Craftsmen in 18th Century Williamsburg
The Printer in Eighteenth-Century Williamsburg by Parke Rouse
The good people of Williamsburg, Virginia, have produced a series of booklets on craftsmen operating there during the 18th Century and generously made them publicly available on Project Gutenberg.
While my site is about 18th Century Britain, the technologies in the Old World and the New would have been much the same. I have extracted some of the more relevant material but I urge you to look at the complete publication. Click on the cover illustration to go to the Gutenberg page.
I have extracted below some notes on 18th century printing techniquest but there is more information at the Gutenberg link.
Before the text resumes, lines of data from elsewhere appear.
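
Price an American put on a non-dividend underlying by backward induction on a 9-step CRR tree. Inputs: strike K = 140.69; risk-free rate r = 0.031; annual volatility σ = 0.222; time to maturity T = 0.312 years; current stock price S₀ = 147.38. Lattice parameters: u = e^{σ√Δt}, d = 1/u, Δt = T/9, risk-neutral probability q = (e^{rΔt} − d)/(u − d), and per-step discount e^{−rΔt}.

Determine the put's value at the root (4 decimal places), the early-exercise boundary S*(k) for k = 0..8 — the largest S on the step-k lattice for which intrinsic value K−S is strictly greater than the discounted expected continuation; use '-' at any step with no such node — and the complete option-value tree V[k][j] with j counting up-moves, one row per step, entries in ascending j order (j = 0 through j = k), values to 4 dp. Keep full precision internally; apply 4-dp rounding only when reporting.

params: Δt=0.03467 u=1.04220 d=0.95951 q=0.50267 e^(-rΔt)=0.99893
t_9 payoffs: 39.0937 30.3380 20.8277 10.4978 0.0000 0.0000 0.0000 0.0000 0.0000 0.0000
t_8: node(8,0) S=105.8837 payoff=34.8063 vs cont=34.6552 → 34.8063 [stop]  node(8,1) S=115.0089 payoff=25.6811 vs cont=25.5300 → 25.6811 [stop]  node(8,2) S=124.9205 payoff=15.7695 vs cont=15.6184 → 15.7695 [stop]  node(8,3) S=135.6864 payoff=5.0036 vs cont=5.2153 → 5.2153 [wait]  node(8,4) S=147.3800 payoff=0.0000 vs cont=0.0000 → 0.0000 [wait]  node(8,5) S=160.0814 payoff=0.0000 vs cont=0.0000 → 0.0000 [wait]  node(8,6) S=173.8775 payoff=0.0000 vs cont=0.0000 → 0.0000 [wait]  node(8,7) S=188.8625 payoff=0.0000 vs cont=0.0000 → 0.0000 [wait]  node(8,8) S=205.1389 payoff=0.0000 vs cont=0.0000 → 0.0000 [wait]  ⇒ S*(8)=124.9205
t_7: node(7,0) S=110.3520 payoff=30.3380 vs cont=30.1869 → 30.3380 [stop]  node(7,1) S=119.8623 payoff=20.8277 vs cont=20.6766 → 20.8277 [stop]  node(7,2) S=130.1922 payoff=10.4978 vs cont=10.4529 → 10.4978 [stop]  node(7,3) S=141.4124 payoff=0.0000 vs cont=2.5909 → 2.5909 [wait]  node(7,4) S=153.5995 payoff=0.0000 vs cont=0.0000 → 0.0000 [wait]  node(7,5) S=166.8369 payoff=0.0000 vs cont=0.0000 → 0.0000 [wait]  node(7,6) S=181.2152 payoff=0.0000 vs cont=0.0000 → 0.0000 [wait]  node(7,7) S=196.8325 payoff=0.0000 vs cont=0.0000 → 0.0000 [wait]  ⇒ S*(7)=130.1922
t_6: node(6,0) S=115.0089 payoff=25.6811 vs cont=25.5300 → 25.6811 [stop]  node(6,1) S=124.9205 payoff=15.7695 vs cont=15.6184 → 15.7695 [stop]  node(6,2) S=135.6864 payoff=5.0036 vs cont=6.5162 → 6.5162 [wait]  node(6,3) S=147.3800 payoff=0.0000 vs cont=1.2872 → 1.2872 [wait]  node(6,4) S=160.0814 payoff=0.0000 vs cont=0.0000 → 0.0000 [wait]  node(6,5) S=173.8775 payoff=0.0000 vs cont=0.0000 → 0.0000 [wait]  node(6,6) S=188.8625 payoff=0.0000 vs cont=0.0000 → 0.0000 [wait]  ⇒ S*(6)=124.9205
t_5: node(5,0) S=119.8623 payoff=20.8277 vs cont=20.6766 → 20.8277 [stop]  node(5,1) S=130.1922 payoff=10.4978 vs cont=11.1062 → 11.1062 [wait]  node(5,2) S=141.4124 payoff=0.0000 vs cont=3.8835 → 3.8835 [wait]  node(5,3) S=153.5995 payoff=0.0000 vs cont=0.6395 → 0.6395 [wait]  node(5,4) S=166.8369 payoff=0.0000 vs cont=0.0000 → 0.0000 [wait]  node(5,5) S=181.2152 payoff=0.0000 vs cont=0.0000 → 0.0000 [wait]  ⇒ S*(5)=119.8623
t_4: node(4,0) S=124.9205 payoff=15.7695 vs cont=15.9239 → 15.9239 [wait]  node(4,1) S=135.6864 payoff=5.0036 vs cont=7.4676 → 7.4676 [wait]  node(4,2) S=147.3800 payoff=0.0000 vs cont=2.2504 → 2.2504 [wait]  node(4,3) S=160.0814 payoff=0.0000 vs cont=0.3177 → 0.3177 [wait]  node(4,4) S=173.8775 payoff=0.0000 vs cont=0.0000 → 0.0000 [wait]  ⇒ S*(4)=-
t_3: node(3,0) S=130.1922 payoff=10.4978 vs cont=11.6606 → 11.6606 [wait]  node(3,1) S=141.4124 payoff=0.0000 vs cont=4.8398 → 4.8398 [wait]  node(3,2) S=153.5995 payoff=0.0000 vs cont=1.2775 → 1.2775 [wait]  node(3,3) S=166.8369 payoff=0.0000 vs cont=0.1578 → 0.1578 [wait]  ⇒ S*(3)=-
t_2: node(2,0) S=135.6864 payoff=5.0036 vs cont=8.2232 → 8.2232 [wait]  node(2,1) S=147.3800 payoff=0.0000 vs cont=3.0459 → 3.0459 [wait]  node(2,2) S=160.0814 payoff=0.0000 vs cont=0.7139 → 0.7139 [wait]  ⇒ S*(2)=-
t_1: node(1,0) S=141.4124 payoff=0.0000 vs cont=5.6147 → 5.6147 [wait]  node(1,1) S=153.5995 payoff=0.0000 vs cont=1.8717 → 1.8717 [wait]  ⇒ S*(1)=-
t_0: node(0,0) S=147.3800 payoff=0.0000 vs cont=3.7291 → 3.7291 [wait]  ⇒ S*(0)=-

price = 3.7291
boundary = - - - - - 119.8623 124.9205 130.1922 124.9205
tree:
3.7291
5.6147 1.8717
8.2232 3.0459 0.7139
11.6606 4.8398 1.2775 0.1578
15.9239 7.4676 2.2504 0.3177 0.0000
20.8277 11.1062 3.8835 0.6395 0.0000 0.0000
25.6811 15.7695 6.5162 1.2872 0.0000 0.0000 0.0000
30.3380 20.8277 10.4978 2.5909 0.0000 0.0000 0.0000 0.0000
34.8063 25.6811 15.7695 5.2153 0.0000 0.0000 0.0000 0.0000 0.0000
39.0937 30.3380 20.8277 10.4978 0.0000 0.0000 0.0000 0.0000 0.0000 0.0000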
Techniques of 18th Century Printing
As he received each font or size of type, the colonial printer would distribute it in a set of four wooden trays, two for Roman type and two for italic. These contained partitions for each “character,” or “sort,” as the letters and numerals were called. Such partitions varied in size depending on the frequency of use of each letter or numeral, and they were so placed as to permit the printer to assemble type with a minimum of movement. (Because capital letters are usually arranged in the upper two cases and small letters in the lower two, printers traditionally refer to them as “upper case” or “lower case,” respectively.)
In setting a page of printed matter the colonial printer rapidly plucked the necessary characters, one by one, from their compartments in the upper and lower cases. He placed them, with proper spacing, in a “composing stick” set to the proper length of line. When the stick was full he transferred the type to a shallow wooden tray called a “galley.” Having assembled in the galley enough type to form a page, the printer “tied it off,” i.e., bound a piece of string tightly around the whole mass. Then he could slide the assembled page off the galley onto the surface of the “imposing stone,” a flat marble working surface. Such transfers of type—especially from composing stick to galley—were often attended with accidents. One of the printer’s commoner frustrations was to have a stick, a galley, or even a whole page form of type dropped and “pied.”
On the imposing stone a rectangular wrought-iron frame or “chase” was then placed around the type, and the finished page was locked into place with wooden blocks and wedges called “furniture” and “quoins.” After being locked, it could be picked up and moved to the printing press without danger of the type falling out of place.
The eighteenth-century printer used paper made by hand from linen rags, importing it from Great Britain in the earlier years while domestic mills were gradually developing. Because such paper was uneven in texture and poorly sized, it was dampened before being put on the press to provide a more pliant working surface. For ink, Parks and his contemporaries used a combination of lampblack and varnish, which remain the chief constituents of printer’s ink today. Lampblack was obtained by burning various materials and collecting the carbon in flues, while varnish was made of pine resin boiled in linseed oil until a clear liquid resulted. Most printers “rubbed” or mixed the lampblack and varnish thoroughly. If the mixture was too thick, it could be thinned with linseed oil or whale oil. If red ink was desired for two-color printing, vermilion could be substituted for lampblack.
Once the printer or his apprentices had set the type, pulled a proof, “made up” the type into pages with the proper spacing and ornaments, and then locked it into forms by means of furniture and quoins, he placed his form on the press and adjusted it to get the most even impression. Then he was ready to begin the actual process of printing. Whereas printing is commonly done today by automatic presses, fed with paper either mechanically or by hand, it had to be done one sheet at a time in the eighteenth century. Two men usually worked the press, and the printing of a single impression required approximately a dozen different manual operations.
To ink his press, preparatory to printing, the “beater” spread the necessary amount of ink on his mixing block and rubbed it to an even consistency—that of stiff molasses—with a wooden brayer. With two leather-covered balls attached to wooden handles, he then collected ink from the stone, beat the “ink balls” together to distribute the sticky fluid over their surfaces, and then with a rapid rocking and rolling motion, transferred it onto the type. Then the “puller” placed his paper on a skin-covered wooden frame called a tympan and folded over it another light covered frame, called a frisket. These two frames in turn folded down onto the bed of the press, where the type was locked in its iron form or chase.
The actual impression was made by rolling the bed of the press, complete with folded tympan and frisket, beneath 21 the platen, which was suspended from a large metal screw. By applying the force of the screw, the puller pressed the paper firmly against the inked type. The size of the printed matter might vary from a small bookplate or lottery ticket to a sheet twelve by eighteen inches, which was roughly the page size of Purdie and Dixon’s Virginia Gazette of 1759. Whatever the dimension, the beater had to ink his form and the puller had to close and open his press again each time a surface was printed. Since the platen was so small, only one-half of a two-page wide newspaper could be printed at a time on the early press, and a repeat operation was required to complete one side of the sheet. Thus the press was sometimes called a “two-pull” press.
Two experienced pressmen, working at full speed, could turn out a “token” or 240 printed sheets (with two pulls and on one side only) per hour. Such a speed could not long be maintained; the practical output was closer to 200 sheets per hour. But wages were low, working hours were long, and the printer could keep his force on the job until the work was done.